Diese Generation stirbt nach und nach: ob Blase (der bis zum Schluss im Hausprojekt Köpi wohnte), Frank Döbert (Journalist) oder Lothars Vorgänger in der JG Stadtmitte Jena Walter Schilling (ist mir das erste Mal begegnet, als er 1988 an der Christuskirche in Halle bei einem Punkfestival Naziskins den Eintritt verweigerte). Die Liste wird wohl in nächster Zeit länger werden. Mit ihnen stirbt auch die Erfahrung der Opposition in zwei Gesellschaftssystemen. Und das in einer Zeit, in der uns der Faschismus in Form der AfD mit breiter gesellschaftlicher Verankerung bedroht und sich große Teile der linksradikalen Szene in reaktionärer Betonköpfigkeit einnisten, als wäre u.a. die Geschichte der DDR eine Erfolgsgeschichte und nicht die eines staatsautoritären Irrläufers mit verheerenden Auswirkungen für Mensch und Umwelt. Dann bin ich doch lieber bei der Knalltüte Lothar König, als beim nächsten Parteisekretär!

Königliche Gegenwart

Lothar war über die Jahrzehnte nach der Wiedervereinigung ein Teil der antifaschistischen Szene gewesen und hat an vielen Aktionen, Demos und Blockaden teilgenommen oder sie mitorganisiert. Dabei kam es öfter mal zu Security Fails wie Lautidurchsagen: „Mensch Molle, was soll das Steine werfen! Das bringt doch nichts!“ Häufig genug war der Rauschebart aber auch derjenige, der bei sich in die Länge ziehenden Blockaden das richtige Entertainment auf Tasche hatte und so die Stimmung rettete.

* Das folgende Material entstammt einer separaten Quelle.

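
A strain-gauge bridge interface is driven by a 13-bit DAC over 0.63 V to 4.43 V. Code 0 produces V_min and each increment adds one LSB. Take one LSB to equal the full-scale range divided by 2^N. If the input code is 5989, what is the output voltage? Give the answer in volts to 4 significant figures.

3.408 V

The full-scale span is 4.43 − (0.63) = 3.8 V. LSB = 3.8 V / 2^13.
V_out = V_min + code × LSB = 0.63 V + 5989 × 3.8 V / 8192
      = 0.63 V + 2.77810 V = 3.40810 V.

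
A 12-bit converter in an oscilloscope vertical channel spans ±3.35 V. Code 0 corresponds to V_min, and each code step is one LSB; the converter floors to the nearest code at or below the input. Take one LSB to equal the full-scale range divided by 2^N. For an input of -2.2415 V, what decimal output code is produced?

677

Full-scale range = 3.35 V − (-3.35 V) = 6.7 V. LSB = 6.7 V / 2^12 ≈ 1.636 mV.
V_in − V_min = -2.2415 − (-3.35) = 1.1085 V.
Divide by LSB: 1.1085 × 4096/6.7 = 677.6740.
Truncating gives code 677.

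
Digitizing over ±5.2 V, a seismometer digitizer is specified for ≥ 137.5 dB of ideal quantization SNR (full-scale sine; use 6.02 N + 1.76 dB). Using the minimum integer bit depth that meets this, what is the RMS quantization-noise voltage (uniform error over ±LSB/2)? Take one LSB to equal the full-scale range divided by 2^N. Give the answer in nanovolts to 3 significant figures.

The full-scale span is 5.2 − (-5.2) = 10.4 V.
6.02 N + 1.76 ≥ 137.5 gives N ≥ 22.548, so the minimum integer is 23.
LSB = 10.4 V / 2^23 = 1.2398 µV.
RMS noise = LSB/√12 = 358 nV.

358 nV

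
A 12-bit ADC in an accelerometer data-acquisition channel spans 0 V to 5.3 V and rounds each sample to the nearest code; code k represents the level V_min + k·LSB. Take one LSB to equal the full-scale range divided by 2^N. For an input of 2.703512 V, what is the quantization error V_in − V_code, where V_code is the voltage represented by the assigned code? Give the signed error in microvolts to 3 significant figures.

+460 µV

Span = 5.3 V. LSB = 5.3 V / 2^12 ≈ 1.294 mV.
(2.703512 − (0)) / LSB = 2.703512 × 4096/5.3 = 2089.3557. Nearest integer: k = 2089.
Reconstructed level: 0 + 2089 × 5.3/4096 V = 2.703051758 V.
Error = V_in − V_code = 2.703512 − (2.703051758) = +460 µV.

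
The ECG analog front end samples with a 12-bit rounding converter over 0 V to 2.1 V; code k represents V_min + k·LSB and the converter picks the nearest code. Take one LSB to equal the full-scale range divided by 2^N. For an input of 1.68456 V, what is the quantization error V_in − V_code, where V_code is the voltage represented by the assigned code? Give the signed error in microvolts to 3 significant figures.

V_FS = 2.1 V. LSB = 2.1 V / 2^12 ≈ 0.5127 mV.
Position in LSBs: (1.68456 − (0)) × 4096/2.1 = 3285.6942; rounding gives k = 3286.
V_code = 0 + (3286/4096) × 2.1 = 1.684716797 V.
V_in − V_code = 1.68456 − (1.684716797) = −157 µV.

−157 µV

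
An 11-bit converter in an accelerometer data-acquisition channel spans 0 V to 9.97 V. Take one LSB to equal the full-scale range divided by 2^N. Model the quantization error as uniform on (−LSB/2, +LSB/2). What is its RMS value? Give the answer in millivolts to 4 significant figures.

1.405 mV

V_FS = 9.97 V.
One LSB is 9.97 V / 2048 = 4.86816 mV.
For a uniform distribution on [−LSB/2, +LSB/2], V_rms = LSB/√12 = 4.86816 mV/3.4641 = 1.405 mV.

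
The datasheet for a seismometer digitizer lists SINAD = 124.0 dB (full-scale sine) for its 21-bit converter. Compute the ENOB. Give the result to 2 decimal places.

20.31 bits

ENOB = (SINAD − 1.76) / 6.02 = (124.0 − 1.76) / 6.02 = 122.24 / 6.02 = 20.3056.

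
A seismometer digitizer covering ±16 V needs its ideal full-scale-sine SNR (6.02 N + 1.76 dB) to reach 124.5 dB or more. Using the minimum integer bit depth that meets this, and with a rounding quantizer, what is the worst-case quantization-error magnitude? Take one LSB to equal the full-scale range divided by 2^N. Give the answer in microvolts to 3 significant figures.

7.63 µV

Full-scale range = 16 V − (-16 V) = 32 V.
N ≥ (124.5 − 1.76)/6.02 = 20.389 → N_min = 21.
One LSB is 32 V / 2097152 = 15.259 µV.
Max error for round-to-nearest is LSB/2 = 7.63 µV.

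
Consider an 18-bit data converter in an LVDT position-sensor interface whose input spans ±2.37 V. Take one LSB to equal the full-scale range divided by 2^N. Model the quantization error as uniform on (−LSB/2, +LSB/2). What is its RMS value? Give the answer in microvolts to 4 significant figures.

5.220 µV

Full-scale range = 2.37 V − (-2.37 V) = 4.74 V.
Step size = 4.74/262144 V = 18.0817 µV.
σ_q = LSB/√12 = 18.0817 µV/3.4641 = 5.220 µV.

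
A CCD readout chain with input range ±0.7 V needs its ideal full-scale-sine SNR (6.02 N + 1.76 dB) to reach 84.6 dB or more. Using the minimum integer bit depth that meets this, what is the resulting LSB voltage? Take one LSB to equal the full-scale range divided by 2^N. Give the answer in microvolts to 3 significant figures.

85.4 µV

Full-scale range = 0.7 V − (-0.7 V) = 1.4 V.
Required N = ⌈(84.6 − 1.76)/6.02⌉ = ⌈13.761⌉ = 14.
Step size = 1.4/16384 V = 85.4 µV.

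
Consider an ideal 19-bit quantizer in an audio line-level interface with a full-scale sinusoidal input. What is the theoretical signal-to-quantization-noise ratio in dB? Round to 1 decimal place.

116.1 dB

6.02(19) + 1.76 = 114.38 + 1.76 = 116.14 dB.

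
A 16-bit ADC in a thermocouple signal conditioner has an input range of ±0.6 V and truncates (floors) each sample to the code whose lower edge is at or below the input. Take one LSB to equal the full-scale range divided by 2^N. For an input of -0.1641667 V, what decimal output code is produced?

23802

Full-scale range = 0.6 V − (-0.6 V) = 1.2 V. LSB = 1.2 V / 2^16 ≈ 18.31 µV.
(V_in − V_min) × 2^16/range = (-0.1641667 − (-0.6)) × 65536/1.2 = 23802.309.
Floor → code = 23802.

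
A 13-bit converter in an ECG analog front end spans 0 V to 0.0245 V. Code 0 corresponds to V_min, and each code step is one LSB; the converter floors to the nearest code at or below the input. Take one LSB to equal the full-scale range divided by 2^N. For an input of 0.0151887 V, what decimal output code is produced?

5078

Full-scale range = 0.0245 V. LSB = 0.0245 V / 2^13 ≈ 2.991 µV.
(V_in − V_min) × 2^13/range = (0.0151887 − (0)) × 8192/0.0245 = 5078.605.
Floor → code = 5078.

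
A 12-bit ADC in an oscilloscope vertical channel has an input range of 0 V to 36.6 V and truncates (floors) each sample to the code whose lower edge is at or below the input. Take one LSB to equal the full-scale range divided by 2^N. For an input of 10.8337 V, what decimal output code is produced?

1212

V_FS = 36.6 V. LSB = 36.6 V / 2^12 ≈ 8.936 mV.
(V_in − V_min) × 2^12/range = (10.8337 − (0)) × 4096/36.6 = 1212.427.
Floor → code = 1212.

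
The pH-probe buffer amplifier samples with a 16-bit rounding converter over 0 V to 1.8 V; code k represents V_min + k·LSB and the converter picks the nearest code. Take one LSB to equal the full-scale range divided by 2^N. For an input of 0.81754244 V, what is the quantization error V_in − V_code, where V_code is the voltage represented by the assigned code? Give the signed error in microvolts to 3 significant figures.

Full-scale range = 1.8 V. LSB = 1.8 V / 2^16 ≈ 27.47 µV.
Position in LSBs: (0.81754244 − (0)) × 65536/1.8 = 29765.8119; rounding gives k = 29766.
V_code = V_min + k × range/2^16 = 0 + 29766 × 1.8/65536 = 0.81754760742 V.
e = 0.81754244 − (0.81754760742) = −5.17 µV.

−5.17 µV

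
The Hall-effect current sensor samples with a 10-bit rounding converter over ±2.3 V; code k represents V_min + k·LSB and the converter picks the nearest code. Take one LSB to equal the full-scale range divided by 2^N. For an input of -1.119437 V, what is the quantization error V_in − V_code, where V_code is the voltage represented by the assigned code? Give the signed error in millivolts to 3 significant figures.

−0.882 mV

The full-scale span is 2.3 − (-2.3) = 4.6 V. LSB = 4.6 V / 2^10 ≈ 4.492 mV.
(V_in − V_min)/LSB = (-1.119437 − (-2.3)) × 1024/4.6 = 262.8036 → nearest code k = 263.
V_code = -2.3 + (263/1024) × 4.6 = -1.118554688 V.
V_in − V_code = -1.119437 − (-1.118554688) = −0.882 mV.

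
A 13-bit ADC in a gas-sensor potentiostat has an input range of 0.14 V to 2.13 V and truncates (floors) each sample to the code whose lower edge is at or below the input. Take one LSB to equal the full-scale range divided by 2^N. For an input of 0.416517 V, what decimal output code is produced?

1138

Span: 2.13 V − (0.14 V) = 1.99 V. LSB = 1.99 V / 2^13 ≈ 242.9 µV.
(V_in − V_min) × 2^13/range = (0.416517 − (0.14)) × 8192/1.99 = 1138.305.
Floor → code = 1138.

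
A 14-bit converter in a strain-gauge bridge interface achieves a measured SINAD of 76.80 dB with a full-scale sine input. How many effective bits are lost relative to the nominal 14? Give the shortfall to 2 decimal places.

1.53 bits

Effective bits = (76.80 − 1.76)/6.02 = 12.4651.
14 − 12.4651 = 1.53 bits below nominal.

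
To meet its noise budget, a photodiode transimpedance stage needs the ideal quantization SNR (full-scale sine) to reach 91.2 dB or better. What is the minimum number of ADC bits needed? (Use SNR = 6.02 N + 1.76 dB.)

N ≥ (91.2 − 1.76)/6.02 = 14.857 → N_min = 15.

15 bits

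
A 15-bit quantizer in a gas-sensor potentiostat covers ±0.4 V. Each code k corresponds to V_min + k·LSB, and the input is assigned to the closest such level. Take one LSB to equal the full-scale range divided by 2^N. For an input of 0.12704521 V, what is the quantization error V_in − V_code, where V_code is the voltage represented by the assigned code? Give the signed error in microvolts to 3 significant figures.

−5.57 µV

Full-scale range = 0.4 V − (-0.4 V) = 0.8 V. LSB = 0.8 V / 2^15 ≈ 24.41 µV.
(V_in − V_min)/LSB = (0.12704521 − (-0.4)) × 32768/0.8 = 21587.7718 → nearest code k = 21588.
V_code = -0.4 + (21588/32768) × 0.8 = 0.12705078125 V.
V_in − V_code = 0.12704521 − (0.12705078125) = −5.57 µV.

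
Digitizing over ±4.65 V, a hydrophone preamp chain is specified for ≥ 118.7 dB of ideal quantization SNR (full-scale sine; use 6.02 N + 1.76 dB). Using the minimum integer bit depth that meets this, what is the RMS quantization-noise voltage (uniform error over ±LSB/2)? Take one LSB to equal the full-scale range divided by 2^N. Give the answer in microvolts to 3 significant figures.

2.56 µV

Span: 4.65 V − (-4.65 V) = 9.3 V.
N ≥ (118.7 − 1.76)/6.02 = 19.425 → N_min = 20.
LSB = 9.3 V / 2^20 = 8.8692 µV.
V_rms = LSB/√12 = 2.56 µV.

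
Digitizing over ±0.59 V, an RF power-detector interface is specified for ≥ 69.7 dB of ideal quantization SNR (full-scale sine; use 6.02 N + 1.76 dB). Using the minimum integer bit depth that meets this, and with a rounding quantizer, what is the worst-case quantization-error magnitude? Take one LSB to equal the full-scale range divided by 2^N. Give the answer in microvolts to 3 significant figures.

Full-scale range = 0.59 V − (-0.59 V) = 1.18 V.
Solving 6.02 N ≥ 69.7 − 1.76: N ≥ 11.286. Round up → N = 12.
LSB = 1.18 V ÷ 2^12 = 1.18/4096 V = 288.09 µV.
|e|_max = LSB/2 = 144 µV.

144 µV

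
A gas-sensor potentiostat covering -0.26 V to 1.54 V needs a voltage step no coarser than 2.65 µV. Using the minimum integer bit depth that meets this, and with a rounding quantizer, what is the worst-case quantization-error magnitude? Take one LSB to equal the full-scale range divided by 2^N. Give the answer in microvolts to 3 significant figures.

The full-scale span is 1.54 − (-0.26) = 1.8 V.
Levels needed ≥ 1.8/2.65 µV = 679200. 2^20 = 1048576 suffices, so N_min = 20.
LSB = 1.8 V ÷ 2^20 = 1.8/1048576 V = 1.7166 µV.
|e|_max = LSB/2 = 0.858 µV.

0.858 µV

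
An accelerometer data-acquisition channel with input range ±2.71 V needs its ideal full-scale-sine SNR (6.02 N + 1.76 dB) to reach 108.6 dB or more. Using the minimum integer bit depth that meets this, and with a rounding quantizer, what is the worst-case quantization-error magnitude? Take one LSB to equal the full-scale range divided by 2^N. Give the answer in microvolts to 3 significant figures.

10.3 µV

Full-scale range = 2.71 V − (-2.71 V) = 5.42 V.
Solving 6.02 N ≥ 108.6 − 1.76: N ≥ 17.748. Round up → N = 18.
Step size = 5.42/262144 V = 20.676 µV.
Half an LSB is 10.3 µV.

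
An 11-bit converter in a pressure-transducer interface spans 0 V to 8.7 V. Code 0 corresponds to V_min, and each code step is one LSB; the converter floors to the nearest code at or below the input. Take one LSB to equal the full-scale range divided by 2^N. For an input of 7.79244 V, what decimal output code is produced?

1834

Span = 8.7 V. LSB = 8.7 V / 2^11 ≈ 4.248 mV.
code = ⌊(V_in − V_min)/LSB⌋ = ⌊(V_in − V_min) × 2^11 / range⌋
     = ⌊(7.79244 − (0)) × 2048 / 8.7⌋ = ⌊7.79244 × 2048/8.7⌋
     = ⌊1834.358⌋ = 1834.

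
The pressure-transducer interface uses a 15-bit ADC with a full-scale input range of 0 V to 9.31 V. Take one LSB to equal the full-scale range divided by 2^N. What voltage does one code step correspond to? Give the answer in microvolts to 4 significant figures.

V_FS = 9.31 V.
Number of codes = 2^15 = 32768.
Step size = 9.31/32768 V = 284.1 µV.

284.1 µV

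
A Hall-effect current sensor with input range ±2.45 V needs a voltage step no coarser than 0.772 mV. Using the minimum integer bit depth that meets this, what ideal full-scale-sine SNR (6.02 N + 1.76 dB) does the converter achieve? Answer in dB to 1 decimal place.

Full-scale range = 2.45 V − (-2.45 V) = 4.9 V.
Levels needed ≥ 4.9/0.772 mV = 6347. 2^13 = 8192 suffices, so N_min = 13.
SNR = 6.02 × 13 + 1.76 = 80.02 dB.

80.0 dB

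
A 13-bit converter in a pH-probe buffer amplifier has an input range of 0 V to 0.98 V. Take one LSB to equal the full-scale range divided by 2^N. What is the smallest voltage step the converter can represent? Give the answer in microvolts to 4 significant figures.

119.6 µV

Full-scale range = 0.98 V.
2^13 = 8192 levels.
LSB = 0.98 V / 2^13 = 119.6 µV.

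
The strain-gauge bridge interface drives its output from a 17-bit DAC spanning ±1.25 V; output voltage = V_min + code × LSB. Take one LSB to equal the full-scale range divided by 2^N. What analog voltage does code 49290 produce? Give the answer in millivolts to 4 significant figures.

Range = 1.25 − (-1.25) = 2.5 V. LSB = 2.5 V / 2^17.
Output = V_min + (49290/131072) × range = -1.25 + 0.376053 × 2.5 V
      = -1.25 + 0.940132 = -0.309868 V.

-309.9 mV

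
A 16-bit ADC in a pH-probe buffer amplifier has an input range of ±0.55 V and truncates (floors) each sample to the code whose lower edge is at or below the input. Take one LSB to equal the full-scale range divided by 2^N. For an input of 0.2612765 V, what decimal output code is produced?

48334

Full-scale range = 0.55 V − (-0.55 V) = 1.1 V. LSB = 1.1 V / 2^16 ≈ 16.78 µV.
V_in − V_min = 0.2612765 − (-0.55) = 0.8112765 V.
Divide by LSB: 0.8112765 × 65536/1.1 = 48334.3788.
Truncating gives code 48334.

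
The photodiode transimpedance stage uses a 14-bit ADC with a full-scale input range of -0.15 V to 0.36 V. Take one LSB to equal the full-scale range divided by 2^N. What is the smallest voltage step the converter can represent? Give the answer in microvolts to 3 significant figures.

31.1 µV

Full-scale range = 0.36 V − (-0.15 V) = 0.51 V.
There are 2^14 = 16384 steps.
LSB = 0.51 V ÷ 2^14 = 0.51/16384 V = 31.1 µV.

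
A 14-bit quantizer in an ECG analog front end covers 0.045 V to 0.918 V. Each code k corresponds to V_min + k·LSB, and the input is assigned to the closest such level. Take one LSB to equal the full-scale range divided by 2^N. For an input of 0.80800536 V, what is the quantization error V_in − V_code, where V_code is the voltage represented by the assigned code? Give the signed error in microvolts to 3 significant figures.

Range = 0.918 − (0.045) = 0.873 V. LSB = 0.873 V / 2^14 ≈ 53.28 µV.
(V_in − V_min)/LSB = (0.80800536 − (0.045)) × 16384/0.873 = 14319.6791 → nearest code k = 14320.
V_code = V_min + k × range/2^14 = 0.045 + 14320 × 0.873/16384 = 0.80802246094 V.
e = 0.80800536 − (0.80802246094) = −17.1 µV.

−17.1 µV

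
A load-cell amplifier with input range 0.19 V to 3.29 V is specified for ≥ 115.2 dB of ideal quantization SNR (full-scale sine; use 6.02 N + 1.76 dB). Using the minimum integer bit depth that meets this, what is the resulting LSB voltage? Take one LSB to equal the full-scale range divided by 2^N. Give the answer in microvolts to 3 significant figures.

Span: 3.29 V − (0.19 V) = 3.1 V.
Required N = ⌈(115.2 − 1.76)/6.02⌉ = ⌈18.844⌉ = 19.
Step size = 3.1/524288 V = 5.91 µV.

5.91 µV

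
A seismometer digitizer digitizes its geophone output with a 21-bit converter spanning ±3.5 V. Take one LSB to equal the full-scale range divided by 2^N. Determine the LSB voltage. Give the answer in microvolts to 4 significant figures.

Range = 3.5 − (-3.5) = 7 V.
Number of codes = 2^21 = 2097152.
LSB = 7 V ÷ 2^21 = 7/2097152 V = 3.338 µV.

3.338 µV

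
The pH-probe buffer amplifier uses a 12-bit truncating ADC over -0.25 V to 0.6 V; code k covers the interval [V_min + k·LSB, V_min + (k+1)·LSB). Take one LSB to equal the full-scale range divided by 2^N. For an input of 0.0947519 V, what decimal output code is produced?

Span: 0.6 V − (-0.25 V) = 0.85 V. LSB = 0.85 V / 2^12 ≈ 207.5 µV.
(V_in − V_min) × 2^12/range = (0.0947519 − (-0.25)) × 4096/0.85 = 1661.299.
Floor → code = 1661.

1661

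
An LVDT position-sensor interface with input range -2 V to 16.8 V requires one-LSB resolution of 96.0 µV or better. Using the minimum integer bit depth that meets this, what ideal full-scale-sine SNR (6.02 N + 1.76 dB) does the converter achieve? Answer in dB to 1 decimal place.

The full-scale span is 16.8 − (-2) = 18.8 V.
Required number of levels: 18.8/96.0 µV = 195830; smallest N with 2^N ≥ that is 18.
6.02(18) + 1.76 = 110.12 dB.

110.1 dB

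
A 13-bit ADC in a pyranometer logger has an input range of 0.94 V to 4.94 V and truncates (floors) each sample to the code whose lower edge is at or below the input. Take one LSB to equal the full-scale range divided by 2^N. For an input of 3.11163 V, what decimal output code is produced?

Full-scale range = 4.94 V − (0.94 V) = 4 V. LSB = 4 V / 2^13 ≈ 488.3 µV.
V_in − V_min = 3.11163 − (0.94) = 2.17163 V.
Divide by LSB: 2.17163 × 8192/4 = 4447.4982.
Truncating gives code 4447.

4447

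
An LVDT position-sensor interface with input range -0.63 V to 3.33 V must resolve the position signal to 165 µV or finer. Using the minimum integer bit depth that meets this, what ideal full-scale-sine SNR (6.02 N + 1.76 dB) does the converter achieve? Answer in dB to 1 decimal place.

Range = 3.33 − (-0.63) = 3.96 V.
3.96 V / 165 µV = 24000. Since 2^14 = 16384 and 2^15 = 32768, N = 15.
Ideal SNR at N = 15: 6.02·15 + 1.76 = 92.1 dB.

92.1 dB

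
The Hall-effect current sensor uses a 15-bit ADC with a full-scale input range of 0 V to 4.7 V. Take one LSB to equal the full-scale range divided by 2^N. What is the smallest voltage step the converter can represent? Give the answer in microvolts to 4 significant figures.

Range is 4.7 V.
Number of codes = 2^15 = 32768.
LSB = 4.7 V ÷ 2^15 = 4.7/32768 V = 143.4 µV.

143.4 µV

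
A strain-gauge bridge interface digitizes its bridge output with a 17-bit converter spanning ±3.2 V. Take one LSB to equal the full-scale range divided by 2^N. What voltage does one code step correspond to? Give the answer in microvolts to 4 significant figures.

Range = 3.2 − (-3.2) = 6.4 V.
2^17 = 131072 levels.
Step size = 6.4/131072 V = 48.83 µV.

48.83 µV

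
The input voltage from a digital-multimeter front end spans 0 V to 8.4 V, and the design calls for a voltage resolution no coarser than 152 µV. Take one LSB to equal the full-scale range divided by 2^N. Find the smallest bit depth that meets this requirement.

Full-scale range = 8.4 V.
Required number of levels: 8.4/152 µV = 55263; smallest N with 2^N ≥ that is 16.

16 bits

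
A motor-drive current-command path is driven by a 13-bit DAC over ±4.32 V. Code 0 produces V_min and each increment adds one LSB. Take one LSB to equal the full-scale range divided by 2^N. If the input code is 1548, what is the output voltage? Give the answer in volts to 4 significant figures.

The full-scale span is 4.32 − (-4.32) = 8.64 V. LSB = 8.64 V / 2^13.
Output = V_min + (1548/8192) × range = -4.32 + 0.188965 × 8.64 V
      = -4.32 V + 1.63266 V = -2.68734 V.

-2.687 V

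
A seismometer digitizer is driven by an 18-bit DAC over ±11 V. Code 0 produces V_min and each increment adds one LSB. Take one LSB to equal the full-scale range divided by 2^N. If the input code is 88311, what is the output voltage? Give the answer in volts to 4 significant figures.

-3.589 V

Range = 11 − (-11) = 22 V. LSB = 22 V / 2^18.
V_out = -11 + 88311 × (22/262144) V
      = -11 + 7.41135 = -3.58865 V.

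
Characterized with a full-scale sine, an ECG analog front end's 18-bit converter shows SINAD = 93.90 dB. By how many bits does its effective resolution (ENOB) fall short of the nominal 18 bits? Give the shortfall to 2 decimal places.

N_eff = (93.90 − 1.76)/6.02 = 15.3056 bits.
Shortfall = 18 − 15.3056 = 2.6944 bits.

2.69 bits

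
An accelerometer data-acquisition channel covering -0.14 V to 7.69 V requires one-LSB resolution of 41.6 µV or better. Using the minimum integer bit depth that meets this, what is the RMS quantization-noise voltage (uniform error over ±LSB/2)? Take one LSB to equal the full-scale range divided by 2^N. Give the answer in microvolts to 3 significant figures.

8.62 µV

Span: 7.69 V − (-0.14 V) = 7.83 V.
Need 2^N ≥ 7.83 V / 41.6 µV = 188200 → N_min = 18.
One LSB is 7.83 V / 262144 = 29.869 µV.
RMS noise = LSB/√12 = 8.62 µV.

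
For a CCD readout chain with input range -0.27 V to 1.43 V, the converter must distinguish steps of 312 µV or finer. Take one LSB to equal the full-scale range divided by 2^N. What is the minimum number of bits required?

13 bits

Full-scale range = 1.43 V − (-0.27 V) = 1.7 V.
Required number of levels: 1.7/312 µV = 5448.7; smallest N with 2^N ≥ that is 13.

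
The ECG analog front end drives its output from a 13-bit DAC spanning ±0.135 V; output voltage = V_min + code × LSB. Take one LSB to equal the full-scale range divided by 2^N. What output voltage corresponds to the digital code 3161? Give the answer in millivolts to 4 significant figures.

Range = 0.135 − (-0.135) = 0.27 V. LSB = 0.27 V / 2^13.
V_out = -0.135 + 3161 × (0.27/8192) V
      = -0.135 V + 0.104183 V = -0.0308167 V.

-30.82 mV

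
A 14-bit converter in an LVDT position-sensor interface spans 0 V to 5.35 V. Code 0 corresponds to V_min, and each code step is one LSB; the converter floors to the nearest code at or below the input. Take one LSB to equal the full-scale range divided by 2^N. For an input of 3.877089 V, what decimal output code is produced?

11873

Range is 5.35 V. LSB = 5.35 V / 2^14 ≈ 326.5 µV.
(V_in − V_min) × 2^14/range = (3.877089 − (0)) × 16384/5.35 = 11873.313.
Floor → code = 11873.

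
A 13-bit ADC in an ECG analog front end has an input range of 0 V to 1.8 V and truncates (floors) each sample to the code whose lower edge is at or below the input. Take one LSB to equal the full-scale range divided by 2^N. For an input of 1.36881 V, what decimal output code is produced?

6229

Span = 1.8 V. LSB = 1.8 V / 2^13 ≈ 219.7 µV.
V_in − V_min = 1.36881 − (0) = 1.36881 V.
Divide by LSB: 1.36881 × 8192/1.8 = 6229.6064.
Truncating gives code 6229.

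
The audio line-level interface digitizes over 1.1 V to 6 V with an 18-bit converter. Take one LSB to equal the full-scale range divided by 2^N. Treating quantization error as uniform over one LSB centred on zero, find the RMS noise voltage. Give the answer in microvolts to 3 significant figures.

5.40 µV

Full-scale range = 6 V − (1.1 V) = 4.9 V.
One LSB is 4.9 V / 262144 = 18.692 µV.
RMS of a uniform error over width LSB is LSB/√12 = 5.40 µV.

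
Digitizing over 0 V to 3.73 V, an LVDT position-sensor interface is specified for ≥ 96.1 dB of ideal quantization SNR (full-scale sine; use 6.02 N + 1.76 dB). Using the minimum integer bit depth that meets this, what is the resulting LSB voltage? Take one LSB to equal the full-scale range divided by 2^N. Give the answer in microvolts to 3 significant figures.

56.9 µV

Full-scale range = 3.73 V.
6.02 N + 1.76 ≥ 96.1 gives N ≥ 15.671, so the minimum integer is 16.
LSB = 3.73 V / 2^16 = 56.9 µV.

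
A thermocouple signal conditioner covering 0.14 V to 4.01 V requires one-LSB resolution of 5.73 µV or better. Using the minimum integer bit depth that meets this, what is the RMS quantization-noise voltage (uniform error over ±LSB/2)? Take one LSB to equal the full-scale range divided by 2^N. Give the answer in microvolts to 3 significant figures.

Full-scale range = 4.01 V − (0.14 V) = 3.87 V.
3.87 V / 5.73 µV = 675400. Since 2^19 = 524288 and 2^20 = 1048576, N = 20.
LSB = 3.87 V ÷ 2^20 = 3.87/1048576 V = 3.6907 µV.
RMS noise = LSB/√12 = 1.07 µV.

1.07 µV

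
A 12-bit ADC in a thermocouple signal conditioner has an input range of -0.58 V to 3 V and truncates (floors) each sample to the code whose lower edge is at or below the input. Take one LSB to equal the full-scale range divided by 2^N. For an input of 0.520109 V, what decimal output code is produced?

1258

Range = 3 − (-0.58) = 3.58 V. LSB = 3.58 V / 2^12 ≈ 0.8740 mV.
code = ⌊(V_in − V_min)/LSB⌋ = ⌊(V_in − V_min) × 2^12 / range⌋
     = ⌊(0.520109 − (-0.58)) × 4096 / 3.58⌋ = ⌊1.100109 × 4096/3.58⌋
     = ⌊1258.672⌋ = 1258.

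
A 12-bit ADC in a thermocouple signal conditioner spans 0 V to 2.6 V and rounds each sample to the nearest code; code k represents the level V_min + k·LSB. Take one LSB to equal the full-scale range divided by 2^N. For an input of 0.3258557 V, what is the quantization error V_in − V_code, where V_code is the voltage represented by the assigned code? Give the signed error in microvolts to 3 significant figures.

V_FS = 2.6 V. LSB = 2.6 V / 2^12 ≈ 0.6348 mV.
(V_in − V_min)/LSB = (0.3258557 − (0)) × 4096/2.6 = 513.3481 → nearest code k = 513.
Reconstructed level: 0 + 513 × 2.6/4096 V = 0.3256347656 V.
e = 0.3258557 − (0.3256347656) = +221 µV.

+221 µV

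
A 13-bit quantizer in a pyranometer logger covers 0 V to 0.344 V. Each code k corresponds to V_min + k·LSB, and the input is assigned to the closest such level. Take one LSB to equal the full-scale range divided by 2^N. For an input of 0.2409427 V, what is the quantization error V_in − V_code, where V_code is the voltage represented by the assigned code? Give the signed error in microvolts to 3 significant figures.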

Lothars Generation wird uns einiges hinterlassen, seien es soziale Orte wie die „Offene Arbeit Erfurt“ oder die „JG-Stadtmitte Jena“. Ob ihr Leben und ihre Praxis für Nachkommende fremd sein werden und in Vergessenheit geraten oder eben als (selbstverständlich auch kritische) Anregung und Diskussionsgrundlage für künftige emanzipatorische Praxen herhalten werden, ist noch nicht raus. Einiges ganz konkretes ist von Lothar aber geblieben: z.B. seine Tochter Katharina, die weiter den Nazis auf die Pelle rücken wird und den gleichen Unruhegeist in sich trägt wie er, genauso wie seine Ex-Frau bei den „Omas gegen rechts“ vorne am Transpa zu finden ist.
Das Thema König ist noch lange nicht vom Tisch!